Появился Васька зимой, а когда пришла весна, он уже был крепкий козлик с выступающими смешными рожками. Ему постоянно хотелось бодаться. Он подкараулит меня, когда я не жду подвоха, разбежится и сзади боднёт меня в спину. Сильно так, аж покачнусь! Мы оба сильно привязались друг ко дружке. Часто надолго замолкали, ласкаясь щека о щеку. Начал таять снег. Мы выглядывали из сеней на улицу, но снега было много и выходить возможности не было, у меня не имелось одежды и обуви. А без меня и Васька не выходил. Постоим на крылечке, ножки мои босые замёрзнут, бежим в дом! Васька цокает копытцами быстро-быстро! Вышли как-то днём на крылечко, стоим и смотрим. Соседкин сын, Венко, сгребает снег с крыши своего сарая, бросает его в наш двор. Увидел меня с Васькой, прицелился в Ваську чернем лопаты, кричит: «Застрелю козла!» Я ещё не понимала, что стреляют только из ружья, загородила Ваську собой и заревела страшным рёвом. Венко хохочет и целится лопатой. Он и летом меня пугал тем, что, увидев меня, кричал: «Уши резать! Уши резать!», делая движения пальцами, как ножницами. Я убегала, сколько было силы в ногах. И сейчас он целится в Ваську, я его загораживаю собой, а Ваське любопытно, он вылезает из-за спины, я реву пока мои родители не вышли узнать, в чём дело? Венко, как ни в чём не бывало, сбрасывает снег!
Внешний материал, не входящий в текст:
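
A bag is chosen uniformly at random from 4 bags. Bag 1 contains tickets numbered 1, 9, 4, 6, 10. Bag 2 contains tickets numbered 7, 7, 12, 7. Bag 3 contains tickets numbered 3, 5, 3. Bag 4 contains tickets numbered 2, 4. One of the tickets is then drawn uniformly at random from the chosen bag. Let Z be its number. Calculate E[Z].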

Пришло лето красное. Мы с Васькой бегаем на травке, он уже давно грызёт хлебные корочки. Сейчас научился щипать траву! Бегаем, пока я не проголодаюсь. Тогда идём домой, Васька забирается в нашу с ним постель и спит. Так мы прожили до осени. Папа как-то сказал, что Васька скоро попадёт в суп. Я не поняла значения этих слов и не придала им значения. Беззаботно резвилась с милым Васькой. Наступили холода. Васька был большой и сильный, с красивыми рожками, но всё так же привязан ко мне. И спал со мной. Я прижималась к его мягкой тёплой шёрстке, обнимала, и не ведала, что горе-разлука уже не за горами… Старшая сестрица, на два года меня взрослее спала всегда с мамой, не подпуская меня к маме. Отталкивала, отпинывала меня, заявляя, что мама её! А мама не пресекала её действий. Я спала с папой. А теперь почти год я сплю с Васькой, даже к папе не хожу. Мне хорошо с Васькой.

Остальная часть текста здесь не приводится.